Verdict expected for Al-Jazeera journalists
Journalists awaits theirfate
A Cairo court iis expected to issue a verdict in the retrial of three Al-Jazeera journalists on 30 July, as reported by the Committee to Portect Journalists (CPJ), the independent organisation dedicated to the global defence of press freedom.
The journalists facing the verdict are Mohamed Fadel Fahmy, a naturalised Canadian who gave up his Egyptian citizenship, and Egyptian Baher Mohamed, while their colleague Peter Greste from Australia is being tried in absentia.
The three al-Jazeera journalists received lengthy jail terms in June 2014 after being convicted of supporting the outlawed Muslim Brotherhood movement. Fahmy and Greste were both sentenced to seven years in prison while Mohamed received a ten-year sentence. However Greste was released “unconditionally” from Cairo's notorious Tora prison on 2 February and returned immediately to Australia.
Ten days after his release, his colleagues Fahmy and Mohamed were freed on bail, after their convictions for spreading false news to help a terrorist group, namely the Muslim Brotherhood, were overturned on appeal.
The court ordered a retrial due to lack of evidence leading to the journalists' conviction of "conspiring with the Muslim Brotherhood.” The three journalists had been working for Al-Jazeera English at the time of their arrest in December 2013 and all have consistently denied the charges against them.
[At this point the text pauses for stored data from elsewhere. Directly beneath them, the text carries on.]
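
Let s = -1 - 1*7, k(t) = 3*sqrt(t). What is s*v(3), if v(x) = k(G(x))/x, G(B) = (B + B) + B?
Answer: -24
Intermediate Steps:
G(B) = 3*B (G(B) = 2*B + B = 3*B)
s = -8 (s = -1 - 7 = -8)
v(x) = 3*sqrt(3)/sqrt(x) (v(x) = (3*sqrt(3*x))/x = (3*(sqrt(3)*sqrt(x)))/x = (3*sqrt(3)*sqrt(x))/x = 3*sqrt(3)/sqrt(x))
s*v(3) = -24*sqrt(3)/sqrt(3) = -24*sqrt(3)*sqrt(3)/3 = -8*3 = -24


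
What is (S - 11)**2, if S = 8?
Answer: 9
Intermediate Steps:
(S - 11)**2 = (8 - 11)**2 = (-3)**2 = 9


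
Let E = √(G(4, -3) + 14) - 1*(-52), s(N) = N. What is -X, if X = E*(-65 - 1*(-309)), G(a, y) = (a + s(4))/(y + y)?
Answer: -12688 - 244*√114/3 ≈ -13556.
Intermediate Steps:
G(a, y) = (4 + a)/(2*y) (G(a, y) = (a + 4)/(y + y) = (4 + a)/((2*y)) = (4 + a)*(1/(2*y)) = (4 + a)/(2*y))
E = 52 + √114/3 (E = √((½)*(4 + 4)/(-3) + 14) - 1*(-52) = √((½)*(-⅓)*8 + 14) + 52 = √(-4/3 + 14) + 52 = √(38/3) + 52 = √114/3 + 52 = 52 + √114/3 ≈ 55.559)
X = 12688 + 244*√114/3 (X = (52 + √114/3)*(-65 - 1*(-309)) = (52 + √114/3)*(-65 + 309) = (52 + √114/3)*244 = 12688 + 244*√114/3 ≈ 13556.)
-X = -(12688 + 244*√114/3) = -12688 - 244*√114/3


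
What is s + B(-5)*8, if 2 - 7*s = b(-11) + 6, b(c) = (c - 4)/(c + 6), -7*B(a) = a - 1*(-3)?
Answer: 9/7 ≈ 1.2857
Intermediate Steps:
B(a) = -3/7 - a/7 (B(a) = -(a - 1*(-3))/7 = -(a + 3)/7 = -(3 + a)/7 = -3/7 - a/7)
b(c) = (-4 + c)/(6 + c)
s = -1 (s = 2/7 - ((-4 - 11)/(6 - 11) + 6)/7 = 2/7 - (-15/(-5) + 6)/7 = 2/7 - (-⅕*(-15) + 6)/7 = 2/7 - (3 + 6)/7 = 2/7 - ⅐*9 = 2/7 - 9/7 = -1)
s + B(-5)*8 = -1 + (-3/7 - ⅐*(-5))*8 = -1 + (-3/7 + 5/7)*8 = -1 + (2/7)*8 = -1 + 16/7 = 9/7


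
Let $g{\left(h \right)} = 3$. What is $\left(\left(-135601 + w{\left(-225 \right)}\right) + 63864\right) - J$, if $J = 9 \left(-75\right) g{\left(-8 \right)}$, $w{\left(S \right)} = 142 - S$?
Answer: $-69345$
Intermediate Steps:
$J = -2025$ ($J = 9 \left(-75\right) 3 = \left(-675\right) 3 = -2025$)
$\left(\left(-135601 + w{\left(-225 \right)}\right) + 63864\right) - J = \left(\left(-135601 + \left(142 - -225\right)\right) + 63864\right) - -2025 = \left(\left(-135601 + \left(142 + 225\right)\right) + 63864\right) + 2025 = \left(\left(-135601 + 367\right) + 63864\right) + 2025 = \left(-135234 + 63864\right) + 2025 = -71370 + 2025 = -69345$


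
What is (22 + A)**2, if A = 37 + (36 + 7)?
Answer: 10404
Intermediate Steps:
A = 80 (A = 37 + 43 = 80)
(22 + A)**2 = (22 + 80)**2 = 102**2 = 10404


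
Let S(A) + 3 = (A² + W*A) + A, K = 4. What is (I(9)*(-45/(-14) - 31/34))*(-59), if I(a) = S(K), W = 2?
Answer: -404150/119 ≈ -3396.2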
They were among 20 reporters held on terror-related charges in a high-profile case that has received international condemnation.
Egyptian authorities accuse the Qatar-funded Al-Jazeera of supporting the Muslim Brotherhood, which President Abdel Fattah al-Sisi set about eliminating after its democratically elected president, Mohamed Morsi, was ousted from power in a military coup in 2013.